Der Baumgeist stellte den Menschen zurück auf den Boden. Kreidebleich war er geworden und zittrige Knie hatte er bekommen.

Da fiel der Mensch vor den Baumgeist auf die Knie:

Ich habe verstanden...du hast recht und ich war blind. Blind für meine wirkliche Welt, blind dafür, was mir heilig sein sollte. Blind war fast mein Herz, geblendet meine Augen vom schönen Schein...Vergib mir...

Geh nun, sagt er der Baumgeist, nimm deine Maschine mit und komm mich besuchen, wenn du neue Kraft und Energie brauchst und dein Herz nach Liebe sucht, die wahrhaftig ist.

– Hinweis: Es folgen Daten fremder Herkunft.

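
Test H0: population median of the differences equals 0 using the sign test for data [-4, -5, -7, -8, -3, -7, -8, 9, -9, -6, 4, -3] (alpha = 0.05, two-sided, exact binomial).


Step 1: Discard zero differences. Original n = 12; n_eff = number of nonzero differences = 12.
Nonzero differences (with sign): -4, -5, -7, -8, -3, -7, -8, +9, -9, -6, +4, -3
Step 2: Count signs: positive = 2, negative = 10.
Step 3: Under H0: P(positive) = 0.5, so the number of positives S ~ Bin(12, 0.5).
Step 4: Two-sided exact p-value = sum of Bin(12,0.5) probabilities at or below the observed probability = 0.038574.
Step 5: alpha = 0.05. reject H0.

n_eff = 12, pos = 2, neg = 10, p = 0.038574, reject H0.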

Der Mensch besuchte schon bald den Baumgeist, doch statt Maschinen hatte er kleine Setzlinge mitgebracht und begann sie zu pflanzen. Viele Jahre tat er das und obwohl er wusste, er könnte nie unter diesen Bäumen sitzen, denn dann würde er schon von der Erde gegangen sein, so wusste er doch mit den neuen Bäumen kämen auch wieder neue Waldbewohner. Bekamen Platz und Heimat und so die wirkliche Liebe einen neuen Platz hinzu. Da hatte der Mensch seinen Sinn gefunden und sein beinah versteinertes Herz wurde butterweich und lieb.